Standing could help lower blood sugar
Spending time standing instead of sitting could help lower your blood sugar levels, an Australian study claims.
The study found replacing sitting with standing or walking not only lowers your blood sugar levels, but also cuts the amount of fat in your blood, improves cholesterol levels and helps you lose weight.
Benefits of a non-sedentary life
The research team at The University of Queensland looked at 782 people aged between 36 and 80.
They each had activity monitors strapped to their thighs for a week to measure how much time they spent sitting, standing, sleeping, stepping and lying.
Blood samples were provided before the tests along with measurements of blood pressure, height, weight and waist circumference.
Dr Genevieve Healy, senior research fellow at the University’s School of Public Health, found those who spent time standing rather than sitting had lower levels of blood sugar and blood fats.
Stepping activities, like running or walking, also led to a drop in the size of their waistlines and their BMI.
Dr Healy says the results back up past studies about the benefits of a non-sedentary lifestyle.
Two hours extra standing time a day
Standing for an extra 2 hours a day resulted in a 2% drop in fasting blood sugar levels and an 11% reduction of fats in the blood.

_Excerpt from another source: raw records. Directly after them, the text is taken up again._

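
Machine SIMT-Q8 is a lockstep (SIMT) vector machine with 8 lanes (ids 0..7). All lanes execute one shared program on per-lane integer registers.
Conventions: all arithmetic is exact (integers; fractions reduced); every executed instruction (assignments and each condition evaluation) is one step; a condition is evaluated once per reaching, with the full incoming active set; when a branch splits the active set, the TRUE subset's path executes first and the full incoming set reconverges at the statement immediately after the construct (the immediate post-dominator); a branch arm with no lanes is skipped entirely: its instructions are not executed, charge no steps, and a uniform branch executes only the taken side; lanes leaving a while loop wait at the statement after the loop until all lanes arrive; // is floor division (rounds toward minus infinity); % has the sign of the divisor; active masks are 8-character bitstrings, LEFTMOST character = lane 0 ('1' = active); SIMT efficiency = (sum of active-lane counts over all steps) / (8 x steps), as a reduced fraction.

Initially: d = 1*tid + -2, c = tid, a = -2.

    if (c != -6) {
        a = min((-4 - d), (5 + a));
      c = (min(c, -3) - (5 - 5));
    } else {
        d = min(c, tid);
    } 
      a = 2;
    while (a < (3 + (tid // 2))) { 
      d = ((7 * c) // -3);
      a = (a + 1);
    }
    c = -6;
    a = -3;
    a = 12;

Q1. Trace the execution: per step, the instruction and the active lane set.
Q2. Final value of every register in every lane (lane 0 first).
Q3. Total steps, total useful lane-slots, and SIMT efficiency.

step 0: eval (c != -6)               11111111
step 1: a <- min((-4 - d), (5 + a))  11111111
step 2: c <- (min(c, -3) - (5 - 5))  11111111
step 3: a <- 2                       11111111
step 4: eval (a < (3 + (tid // 2)))  11111111
step 5: d <- ((7 * c) // -3)         11111111
step 6: a <- (a + 1)                 11111111
step 7: eval (a < (3 + (tid // 2)))  11111111
step 8: d <- ((7 * c) // -3)         00111111
step 9: a <- (a + 1)                 00111111
step 10: eval (a < (3 + (tid // 2)))  00111111
step 11: d <- ((7 * c) // -3)         00001111
step 12: a <- (a + 1)                 00001111
step 13: eval (a < (3 + (tid // 2)))  00001111
step 14: d <- ((7 * c) // -3)         00000011
step 15: a <- (a + 1)                 00000011
step 16: eval (a < (3 + (tid // 2)))  00000011
step 17: c <- -6                      11111111
step 18: a <- -3                      11111111
step 19: a <- 12                      11111111

Answer: 20 steps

d: 7,7,7,7,7,7,7,7
c: -6,-6,-6,-6,-6,-6,-6,-6
a: 12,12,12,12,12,12,12,12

steps = 20; useful = 124; efficiency = 124/160 = 31/40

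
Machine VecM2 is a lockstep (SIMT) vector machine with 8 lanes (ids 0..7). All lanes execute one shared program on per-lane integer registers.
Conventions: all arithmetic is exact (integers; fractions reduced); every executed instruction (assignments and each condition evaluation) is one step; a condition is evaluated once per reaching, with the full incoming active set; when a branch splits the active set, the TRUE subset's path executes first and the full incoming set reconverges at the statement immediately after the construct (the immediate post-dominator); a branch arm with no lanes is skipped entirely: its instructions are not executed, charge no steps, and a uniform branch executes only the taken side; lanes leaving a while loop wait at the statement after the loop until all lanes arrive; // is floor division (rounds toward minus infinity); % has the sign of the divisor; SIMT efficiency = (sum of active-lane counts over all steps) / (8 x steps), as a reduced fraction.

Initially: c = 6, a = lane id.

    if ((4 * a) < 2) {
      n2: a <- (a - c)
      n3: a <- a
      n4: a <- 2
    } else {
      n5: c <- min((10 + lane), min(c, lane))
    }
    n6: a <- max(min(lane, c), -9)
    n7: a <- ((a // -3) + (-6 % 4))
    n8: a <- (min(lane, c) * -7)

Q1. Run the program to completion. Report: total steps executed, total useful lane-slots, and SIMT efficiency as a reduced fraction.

Answer: 8 steps, 42 useful, 21/32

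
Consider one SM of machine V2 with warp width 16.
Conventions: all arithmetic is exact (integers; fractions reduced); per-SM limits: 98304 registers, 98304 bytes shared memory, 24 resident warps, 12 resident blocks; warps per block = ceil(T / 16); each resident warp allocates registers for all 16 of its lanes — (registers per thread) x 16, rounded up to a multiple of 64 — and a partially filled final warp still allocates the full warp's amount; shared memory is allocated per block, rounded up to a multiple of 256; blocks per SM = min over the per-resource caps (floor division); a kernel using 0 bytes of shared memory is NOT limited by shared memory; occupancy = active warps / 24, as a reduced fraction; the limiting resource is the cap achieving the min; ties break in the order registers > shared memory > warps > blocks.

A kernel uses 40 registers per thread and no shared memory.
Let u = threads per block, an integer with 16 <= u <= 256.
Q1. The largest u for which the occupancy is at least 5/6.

Answer: u = 192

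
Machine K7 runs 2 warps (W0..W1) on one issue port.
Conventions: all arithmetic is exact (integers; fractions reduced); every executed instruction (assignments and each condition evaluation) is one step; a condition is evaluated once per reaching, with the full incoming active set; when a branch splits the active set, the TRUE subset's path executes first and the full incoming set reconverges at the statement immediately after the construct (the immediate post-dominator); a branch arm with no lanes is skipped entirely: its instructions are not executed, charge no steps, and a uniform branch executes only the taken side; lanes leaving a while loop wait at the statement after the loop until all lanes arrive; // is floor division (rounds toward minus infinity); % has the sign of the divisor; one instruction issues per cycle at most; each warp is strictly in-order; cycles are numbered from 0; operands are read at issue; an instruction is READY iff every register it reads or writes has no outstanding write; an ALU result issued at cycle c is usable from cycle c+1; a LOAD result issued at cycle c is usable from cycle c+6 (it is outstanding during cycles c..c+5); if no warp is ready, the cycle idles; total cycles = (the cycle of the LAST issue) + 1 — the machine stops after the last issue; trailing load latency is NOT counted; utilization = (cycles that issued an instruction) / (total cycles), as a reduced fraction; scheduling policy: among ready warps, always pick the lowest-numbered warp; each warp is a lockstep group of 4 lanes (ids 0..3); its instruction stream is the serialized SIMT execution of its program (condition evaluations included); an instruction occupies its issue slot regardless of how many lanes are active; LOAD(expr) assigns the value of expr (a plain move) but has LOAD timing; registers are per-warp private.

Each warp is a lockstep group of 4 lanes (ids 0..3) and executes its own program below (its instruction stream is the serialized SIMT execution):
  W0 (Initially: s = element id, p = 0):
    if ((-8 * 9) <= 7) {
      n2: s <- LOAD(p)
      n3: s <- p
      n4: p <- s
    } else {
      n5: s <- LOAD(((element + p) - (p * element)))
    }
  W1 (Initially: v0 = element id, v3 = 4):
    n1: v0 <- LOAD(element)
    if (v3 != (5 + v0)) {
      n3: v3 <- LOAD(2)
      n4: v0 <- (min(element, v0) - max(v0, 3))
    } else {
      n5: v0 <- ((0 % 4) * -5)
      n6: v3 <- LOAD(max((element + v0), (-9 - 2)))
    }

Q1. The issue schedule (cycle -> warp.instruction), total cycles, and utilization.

cycle 0: W0.I0
cycle 1: W0.I1
cycle 2: W1.I0
cycle 3: idle
cycle 4: idle
cycle 5: idle
cycle 6: idle
cycle 7: W0.I2
cycle 8: W0.I3
cycle 9: W1.I1
cycle 10: W1.I2
cycle 11: W1.I3

Answer: 12 cycles, utilization 2/3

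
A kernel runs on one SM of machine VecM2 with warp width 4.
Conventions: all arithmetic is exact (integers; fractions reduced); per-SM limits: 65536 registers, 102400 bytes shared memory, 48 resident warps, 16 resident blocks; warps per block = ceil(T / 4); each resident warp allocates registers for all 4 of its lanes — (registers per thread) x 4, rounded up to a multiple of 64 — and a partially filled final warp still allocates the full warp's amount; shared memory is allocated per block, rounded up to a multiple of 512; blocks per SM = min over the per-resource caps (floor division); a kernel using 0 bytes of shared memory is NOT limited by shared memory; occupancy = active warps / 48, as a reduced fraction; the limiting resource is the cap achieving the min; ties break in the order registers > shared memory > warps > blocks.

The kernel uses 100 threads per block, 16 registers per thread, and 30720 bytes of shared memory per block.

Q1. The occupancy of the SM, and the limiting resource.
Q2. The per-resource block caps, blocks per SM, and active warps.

Answer: occupancy 25/48, limited by warps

registers: 40 blocks
shared memory: 3 blocks
warps: 1 block
blocks: 16 blocks

Answer: 1 block, 25 active warps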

Longer standing times also led to increases in the ‘good’ type of cholesterol and shifted the body’s ratio away from bad cholesterol towards good cholesterol.
By replacing sitting with 2 hours of stepping, people saw their BMI drop by 11% and their waistlines cut by 7.5cm.
‘Get up for your heart health’
Dr Healy says the findings give a good starting point for strategies aimed at increasing the amount of time people spend standing or walking.
She urges people to ‘get up for your heart health’.
She adds the study could have implications for offices and may encourage employers to introduce ‘sit-stand’ desks.
While she admits not all sitting is bad, she does want people to consider alternatives to sitting when possible.
The researchers were also surprised at the amount of time people stood during the day, with a third of our waking hours spent on our feet.
In an editorial to the study, Professor Francisco Lopez-Jimenez of the Mayo Clinic says in modern society sedentary behaviour is seen as a sign of economic importance, while it is labours who are more active.